Throughout the 387 page book, Leavy interweaves a personal encounter she had with Mickey Mantle in 1983, and this very effective tactic (borrowed from Doug Write’s play, I Am My Own Wife) helps to illuminate not only the various traits of one of the greatest ballplayers to play the game, but also how the public’s perception of the Mick changed over time. As is so often the case with sports figures, Mantle’s off-the-field activities undermined the heroic status he garnered from so many star-struck fans in the 50s and 60s (Tiger Woods, anyone?). Starting prior to his retirement in 1968, and especially in the twenty years that followed, Mantle’s life degenerated into one long binge of drinking, philandering and selling himself with no less shame than Orson Welles did during his final years. As a result, the public became more aware of Mantle’s humanity, for better or for worse, and it’s this realization the Leavy attempts to link to the end of America’s childhood, a broad attempt that falls short. But as a personal journey of disillusionment, it works beautifully.

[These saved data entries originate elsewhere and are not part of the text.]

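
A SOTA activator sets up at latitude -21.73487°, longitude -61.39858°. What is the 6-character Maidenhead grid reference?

FG98hg

Add 180° to longitude and 90° to latitude: 118.6014, 68.2651.
Field: lon ⌊118.6014/20⌋ = 5 → F; lat ⌊68.2651/10⌋ = 6 → G.
Square: lon ⌊18.6014/2⌋ = 9; lat ⌊8.2651/1⌋ = 8.
Subsquare: lon ⌊0.6014/0.0833333⌋ = 7 → h; lat ⌊0.2651/0.0416667⌋ = 6 → g.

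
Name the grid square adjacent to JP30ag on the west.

JP20xg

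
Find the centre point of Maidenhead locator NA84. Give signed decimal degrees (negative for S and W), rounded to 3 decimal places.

Field N=13, A=0: +13·20° lon, +0·10° lat → SW at lon 80°, lat -90°.
Square 8, 4: +8·2° lon, +4·1° lat → SW at lon 96°, lat -86°.
Cell spans 2° lon × 1° lat. Centre is SW corner plus half of each.
latitude -85.500, longitude 97.000.

-85.500, 97.000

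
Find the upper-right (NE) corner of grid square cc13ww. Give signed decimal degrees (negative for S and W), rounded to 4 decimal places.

-66.0417, -136.0833

Field C=2, C=2: +2·20° lon, +2·10° lat → SW at lon -140°, lat -70°.
Square 1, 3: +1·2° lon, +3·1° lat → SW at lon -138°, lat -67°.
Subsquare w=22, w=22: +22·0.0833333° lon, +22·0.0416667° lat → SW at lon -136.167°, lat -66.0833°.
Cell spans 0.0833333° lon × 0.0416667° lat. NE corner is SW corner plus one full cell.
latitude -66.0417, longitude -136.0833.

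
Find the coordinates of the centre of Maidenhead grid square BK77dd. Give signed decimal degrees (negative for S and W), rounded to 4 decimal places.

Field B=1, K=10: +1·20° lon, +10·10° lat → SW at lon -160°, lat 10°.
Square 7, 7: +7·2° lon, +7·1° lat → SW at lon -146°, lat 17°.
Subsquare d=3, d=3: +3·0.0833333° lon, +3·0.0416667° lat → SW at lon -145.75°, lat 17.125°.
Cell spans 0.0833333° lon × 0.0416667° lat. Centre is SW corner plus half of each.
latitude 17.1458, longitude -145.7083.

17.1458, -145.7083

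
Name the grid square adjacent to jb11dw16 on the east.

Longitude extended square 1; +1 → 2.
The latitude characters are unchanged.

JB11dw26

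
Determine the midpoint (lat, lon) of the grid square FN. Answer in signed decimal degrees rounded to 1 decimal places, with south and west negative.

45.0, -70.0

Field F=5, N=13: +5·20° lon, +13·10° lat → SW at lon -80°, lat 40°.
Cell spans 20° lon × 10° lat. Centre is SW corner plus half of each.
latitude 45.0, longitude -70.0.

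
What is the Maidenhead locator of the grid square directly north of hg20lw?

HG20lx

Latitude subsquare w = 22; +1 → 23 = x.
The longitude characters are unchanged.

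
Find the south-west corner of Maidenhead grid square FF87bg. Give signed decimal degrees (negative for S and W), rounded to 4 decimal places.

-32.7500, -63.9167

Field F=5, F=5: +5·20° lon, +5·10° lat → SW at lon -80°, lat -40°.
Square 8, 7: +8·2° lon, +7·1° lat → SW at lon -64°, lat -33°.
Subsquare b=1, g=6: +1·0.0833333° lon, +6·0.0416667° lat → SW at lon -63.9167°, lat -32.75°.
latitude -32.7500, longitude -63.9167.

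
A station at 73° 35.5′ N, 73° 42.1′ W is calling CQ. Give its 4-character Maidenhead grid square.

FQ33

Add 180° to longitude and 90° to latitude: 106.30, 163.59.
Field: 106.30/20 → 5 → F, 163.59/10 → 16 → Q; chars FQ.
Square: 6.30/2 → 3, 3.59/1 → 3; chars 33.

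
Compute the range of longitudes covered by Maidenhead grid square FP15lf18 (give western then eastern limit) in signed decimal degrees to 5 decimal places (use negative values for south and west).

-77.07500, -77.06667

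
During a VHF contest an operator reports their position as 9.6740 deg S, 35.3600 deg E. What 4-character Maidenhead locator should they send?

Shift to the Maidenhead origin (180°W, 90°S): lon 215.36, lat 80.33.
Field: 215.36/20 → 10 → K, 80.33/10 → 8 → I; chars KI.
Square: 15.36/2 → 7, 0.33/1 → 0; chars 70.

KI70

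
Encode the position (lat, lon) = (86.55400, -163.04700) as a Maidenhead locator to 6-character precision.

Shift to the Maidenhead origin (180°W, 90°S): lon 16.9530, lat 176.5540.
Field: 16.9530/20 → 0 → A, 176.5540/10 → 17 → R; chars AR.
Square: 16.9530/2 → 8, 6.5540/1 → 6; chars 86.
Subsquare: 0.9530/0.0833333 → 11 → l, 0.5540/0.0416667 → 13 → n; chars ln.

AR86ln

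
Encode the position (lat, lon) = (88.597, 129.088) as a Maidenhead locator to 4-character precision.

PR48

Offset from 180°W / 90°S: lon 309.09°, lat 178.60°.
Field: lon ⌊309.09/20⌋ = 15 → P; lat ⌊178.60/10⌋ = 17 → R.
Square: lon ⌊9.09/2⌋ = 4; lat ⌊8.60/1⌋ = 8.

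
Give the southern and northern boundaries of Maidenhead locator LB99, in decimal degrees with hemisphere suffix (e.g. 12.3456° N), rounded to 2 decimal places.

Field L=11, B=1: +11·20° lon, +1·10° lat → SW at lon 40°, lat -80°.
Square 9, 9: +9·2° lon, +9·1° lat → SW at lon 58°, lat -71°.
Cell spans 2° lon × 1° lat.
south 71.00° S, north 70.00° S.

71.00° S, 70.00° S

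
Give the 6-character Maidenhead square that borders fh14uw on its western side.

FH14tw

Longitude subsquare u = 20; −1 → 19 = t.
The latitude characters are unchanged.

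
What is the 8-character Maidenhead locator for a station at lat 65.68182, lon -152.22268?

Add 180° to longitude and 90° to latitude: 27.77732, 155.68182.
Field: 27.77732/20 → 1 → B, 155.68182/10 → 15 → P; chars BP.
Square: 7.77732/2 → 3, 5.68182/1 → 5; chars 35.
Subsquare: 1.77732/0.0833333 → 21 → v, 0.68182/0.0416667 → 16 → q; chars vq.
Extended square: 0.02732/0.00833333 → 3, 0.01515/0.00416667 → 3; chars 33.

BP35vq33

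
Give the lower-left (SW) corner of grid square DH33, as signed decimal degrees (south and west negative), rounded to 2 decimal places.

-17.00, -114.00

Field D=3, H=7: +3·20° lon, +7·10° lat → SW at lon -120°, lat -20°.
Square 3, 3: +3·2° lon, +3·1° lat → SW at lon -114°, lat -17°.
latitude -17.00, longitude -114.00.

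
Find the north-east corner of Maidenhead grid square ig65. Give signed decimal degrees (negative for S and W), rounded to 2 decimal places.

Field I=8, G=6: +8·20° lon, +6·10° lat → SW at lon -20°, lat -30°.
Square 6, 5: +6·2° lon, +5·1° lat → SW at lon -8°, lat -25°.
Cell spans 2° lon × 1° lat. NE corner is SW corner plus one full cell.
latitude -24.00, longitude -6.00.

-24.00, -6.00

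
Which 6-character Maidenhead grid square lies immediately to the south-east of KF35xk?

Longitude subsquare x = 23; +1 → 24, wraps to 0 = a, carry into square.
Longitude square 3; +1 → 4.
Latitude subsquare k = 10; −1 → 9 = j.

KF45aj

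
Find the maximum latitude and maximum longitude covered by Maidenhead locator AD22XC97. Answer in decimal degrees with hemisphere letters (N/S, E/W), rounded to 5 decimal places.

57.88333° S, 174.00000° W

Field A=0, D=3: +0·20° lon, +3·10° lat → SW at lon -180°, lat -60°.
Square 2, 2: +2·2° lon, +2·1° lat → SW at lon -176°, lat -58°.
Subsquare x=23, c=2: +23·0.0833333° lon, +2·0.0416667° lat → SW at lon -174.083°, lat -57.9167°.
Extended square 9, 7: +9·0.00833333° lon, +7·0.00416667° lat → SW at lon -174.008°, lat -57.8875°.
Cell spans 0.00833333° lon × 0.00416667° lat. NE corner is SW corner plus one full cell.
latitude 57.88333° S, longitude 174.00000° W.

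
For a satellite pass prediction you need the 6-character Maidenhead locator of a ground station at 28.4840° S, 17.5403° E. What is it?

Add 180° to longitude and 90° to latitude: 197.5403, 61.5160.
Field: lon ⌊197.5403/20⌋ = 9 → J; lat ⌊61.5160/10⌋ = 6 → G.
Square: lon ⌊17.5403/2⌋ = 8; lat ⌊1.5160/1⌋ = 1.
Subsquare: lon ⌊1.5403/0.0833333⌋ = 18 → s; lat ⌊0.5160/0.0416667⌋ = 12 → m.

JG81sm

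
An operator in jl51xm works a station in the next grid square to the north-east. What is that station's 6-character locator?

Longitude subsquare x = 23; +1 → 24, wraps to 0 = a, carry into square.
Longitude square 5; +1 → 6.
Latitude subsquare m = 12; +1 → 13 = n.

JL61an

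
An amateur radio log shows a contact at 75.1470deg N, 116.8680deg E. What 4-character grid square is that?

Offset from 180°W / 90°S: lon 296.87°, lat 165.15°.
Field (20°×10°, letters A–R): 296.87/20 → 14 → O, 165.15/10 → 16 → Q; chars OQ.
Square (2°×1°, digits 0–9): 16.87/2 → 8, 5.15/1 → 5; chars 85.

OQ85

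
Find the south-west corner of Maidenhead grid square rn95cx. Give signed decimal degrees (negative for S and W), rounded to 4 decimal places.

Field R=17, N=13: +17·20° lon, +13·10° lat → SW at lon 160°, lat 40°.
Square 9, 5: +9·2° lon, +5·1° lat → SW at lon 178°, lat 45°.
Subsquare c=2, x=23: +2·0.0833333° lon, +23·0.0416667° lat → SW at lon 178.167°, lat 45.9583°.
latitude 45.9583, longitude 178.1667.

45.9583, 178.1667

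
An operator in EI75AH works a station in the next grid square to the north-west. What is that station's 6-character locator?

Longitude subsquare a = 0; −1 → -1, wraps to 23 = x, carry into square.
Longitude square 7; −1 → 6.
Latitude subsquare h = 7; +1 → 8 = i.

EI65xi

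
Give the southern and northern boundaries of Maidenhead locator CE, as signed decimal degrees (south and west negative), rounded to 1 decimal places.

-50.0, -40.0

Field C=2, E=4: +2·20° lon, +4·10° lat → SW at lon -140°, lat -50°.
Cell spans 20° lon × 10° lat.
south -50.0, north -40.0.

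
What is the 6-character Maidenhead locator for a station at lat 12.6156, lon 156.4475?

Offset from 180°W / 90°S: lon 336.4475°, lat 102.6156°.
Field (20°×10°, letters A–R): 336.4475/20 → 16 → Q, 102.6156/10 → 10 → K; chars QK.
Square (2°×1°, digits 0–9): 16.4475/2 → 8, 2.6156/1 → 2; chars 82.
Subsquare (5′×2.5′, letters a–x): 0.4475/0.0833333 → 5 → f, 0.6156/0.0416667 → 14 → o; chars fo.

QK82fo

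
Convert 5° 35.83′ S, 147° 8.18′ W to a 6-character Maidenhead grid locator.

BI64kj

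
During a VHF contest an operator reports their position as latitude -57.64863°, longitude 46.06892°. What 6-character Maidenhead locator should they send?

Offset from 180°W / 90°S: lon 226.0689°, lat 32.3514°.
Field: 226.0689/20 → 11 → L, 32.3514/10 → 3 → D; chars LD.
Square: 6.0689/2 → 3, 2.3514/1 → 2; chars 32.
Subsquare: 0.0689/0.0833333 → 0 → a, 0.3514/0.0416667 → 8 → i; chars ai.

LD32ai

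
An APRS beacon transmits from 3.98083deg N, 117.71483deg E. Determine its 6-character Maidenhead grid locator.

OJ83ux

Shift to the Maidenhead origin (180°W, 90°S): lon 297.7148, lat 93.9808.
Field (20°×10°, letters A–R): lon ⌊297.7148/20⌋ = 14 → O; lat ⌊93.9808/10⌋ = 9 → J.
Square (2°×1°, digits 0–9): lon ⌊17.7148/2⌋ = 8; lat ⌊3.9808/1⌋ = 3.
Subsquare (5′×2.5′, letters a–x): lon ⌊1.7148/0.0833333⌋ = 20 → u; lat ⌊0.9808/0.0416667⌋ = 23 → x.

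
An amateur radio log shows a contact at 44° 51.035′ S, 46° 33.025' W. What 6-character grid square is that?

Add 180° to longitude and 90° to latitude: 133.4496, 45.1494.
Field: 133.4496/20 → 6 → G, 45.1494/10 → 4 → E; chars GE.
Square: 13.4496/2 → 6, 5.1494/1 → 5; chars 65.
Subsquare: 1.4496/0.0833333 → 17 → r, 0.1494/0.0416667 → 3 → d; chars rd.

GE65rd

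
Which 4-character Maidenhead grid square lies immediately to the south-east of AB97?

BB06

Longitude square 9; +1 → 10, wraps to 0, carry into field.
Longitude field A = 0; +1 → 1 = B.
Latitude square 7; −1 → 6.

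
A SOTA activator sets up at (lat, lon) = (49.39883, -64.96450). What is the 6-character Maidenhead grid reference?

FN79mj

Shift to the Maidenhead origin (180°W, 90°S): lon 115.0355, lat 139.3988.
Field: 115.0355/20 → 5 → F, 139.3988/10 → 13 → N; chars FN.
Square: 15.0355/2 → 7, 9.3988/1 → 9; chars 79.
Subsquare: 1.0355/0.0833333 → 12 → m, 0.3988/0.0416667 → 9 → j; chars mj.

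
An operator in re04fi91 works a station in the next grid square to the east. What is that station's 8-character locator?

Longitude extended square 9; +1 → 10, wraps to 0, carry into subsquare.
Longitude subsquare f = 5; +1 → 6 = g.
The latitude characters are unchanged.

RE04gi01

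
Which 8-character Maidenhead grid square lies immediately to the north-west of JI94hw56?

JI94hw47

Longitude extended square 5; −1 → 4.
Latitude extended square 6; +1 → 7.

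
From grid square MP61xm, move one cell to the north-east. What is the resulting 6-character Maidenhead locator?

MP71an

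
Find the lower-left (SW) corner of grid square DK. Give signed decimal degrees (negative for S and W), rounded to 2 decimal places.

Field D=3, K=10: +3·20° lon, +10·10° lat → SW at lon -120°, lat 10°.
latitude 10.00, longitude -120.00.

10.00, -120.00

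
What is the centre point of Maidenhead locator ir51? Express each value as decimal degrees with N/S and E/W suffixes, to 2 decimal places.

Field I=8, R=17: +8·20° lon, +17·10° lat → SW at lon -20°, lat 80°.
Square 5, 1: +5·2° lon, +1·1° lat → SW at lon -10°, lat 81°.
Cell spans 2° lon × 1° lat. Centre is SW corner plus half of each.
latitude 81.50° N, longitude 9.00° W.

81.50° N, 9.00° W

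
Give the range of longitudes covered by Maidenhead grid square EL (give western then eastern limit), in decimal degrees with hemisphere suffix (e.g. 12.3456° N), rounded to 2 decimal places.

100.00° W, 80.00° W

Field E=4, L=11: +4·20° lon, +11·10° lat → SW at lon -100°, lat 20°.
Cell spans 20° lon × 10° lat.
west 100.00° W, east 80.00° W.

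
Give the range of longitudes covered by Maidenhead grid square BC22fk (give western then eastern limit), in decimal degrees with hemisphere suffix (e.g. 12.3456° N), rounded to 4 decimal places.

155.5833° W, 155.5000° W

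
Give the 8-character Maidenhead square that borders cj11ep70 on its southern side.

CJ11eo79

Latitude extended square 0; −1 → -1, wraps to 9, carry into subsquare.
Latitude subsquare p = 15; −1 → 14 = o.
The longitude characters are unchanged.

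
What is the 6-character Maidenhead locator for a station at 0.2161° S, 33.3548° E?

KI69qs

Offset from 180°W / 90°S: lon 213.3548°, lat 89.7839°.
Field: lon ⌊213.3548/20⌋ = 10 → K; lat ⌊89.7839/10⌋ = 8 → I.
Square: lon ⌊13.3548/2⌋ = 6; lat ⌊9.7839/1⌋ = 9.
Subsquare: lon ⌊1.3548/0.0833333⌋ = 16 → q; lat ⌊0.7839/0.0416667⌋ = 18 → s.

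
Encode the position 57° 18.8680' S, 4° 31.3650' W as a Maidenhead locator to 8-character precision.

Offset from 180°W / 90°S: lon 175.47725°, lat 32.68553°.
Field: 175.47725/20 → 8 → I, 32.68553/10 → 3 → D; chars ID.
Square: 15.47725/2 → 7, 2.68553/1 → 2; chars 72.
Subsquare: 1.47725/0.0833333 → 17 → r, 0.68553/0.0416667 → 16 → q; chars rq.
Extended square: 0.06058/0.00833333 → 7, 0.01887/0.00416667 → 4; chars 74.

ID72rq74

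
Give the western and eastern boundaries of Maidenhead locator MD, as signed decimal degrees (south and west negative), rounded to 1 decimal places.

60.0, 80.0

Field M=12, D=3: +12·20° lon, +3·10° lat → SW at lon 60°, lat -60°.
Cell spans 20° lon × 10° lat.
west 60.0, east 80.0.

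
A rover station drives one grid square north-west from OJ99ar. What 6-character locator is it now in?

Longitude subsquare a = 0; −1 → -1, wraps to 23 = x, carry into square.
Longitude square 9; −1 → 8.
Latitude subsquare r = 17; +1 → 18 = s.

OJ89xs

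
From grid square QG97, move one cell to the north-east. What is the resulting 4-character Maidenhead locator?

Longitude square 9; +1 → 10, wraps to 0, carry into field.
Longitude field Q = 16; +1 → 17 = R.
Latitude square 7; +1 → 8.

RG08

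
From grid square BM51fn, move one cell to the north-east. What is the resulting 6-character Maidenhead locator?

Longitude subsquare f = 5; +1 → 6 = g.
Latitude subsquare n = 13; +1 → 14 = o.

BM51go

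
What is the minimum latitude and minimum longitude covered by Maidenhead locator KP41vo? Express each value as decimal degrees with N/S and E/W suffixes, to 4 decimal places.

61.5833° N, 29.7500° E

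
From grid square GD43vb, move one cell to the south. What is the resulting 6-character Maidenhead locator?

GD43va

Latitude subsquare b = 1; −1 → 0 = a.
The longitude characters are unchanged.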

Mickey Mantle’s greatest achievement may have been his sobriety for the last eighteen months of his life, perhaps the first grown-up decision he’d ever truly made, and no doubt the most difficult. Appearing on the cover of Sports Illustrated in 1994 to talk about his alcoholism was more important than any of his 536 home runs. This turn around, along with the revelation of Mantle’s own sexual abuse as a child and the portrayal of his stern and discontented father, help end Mantle’s story on notes of empathy and redemption. Mantle was no human being to emulate, but he was human through and through.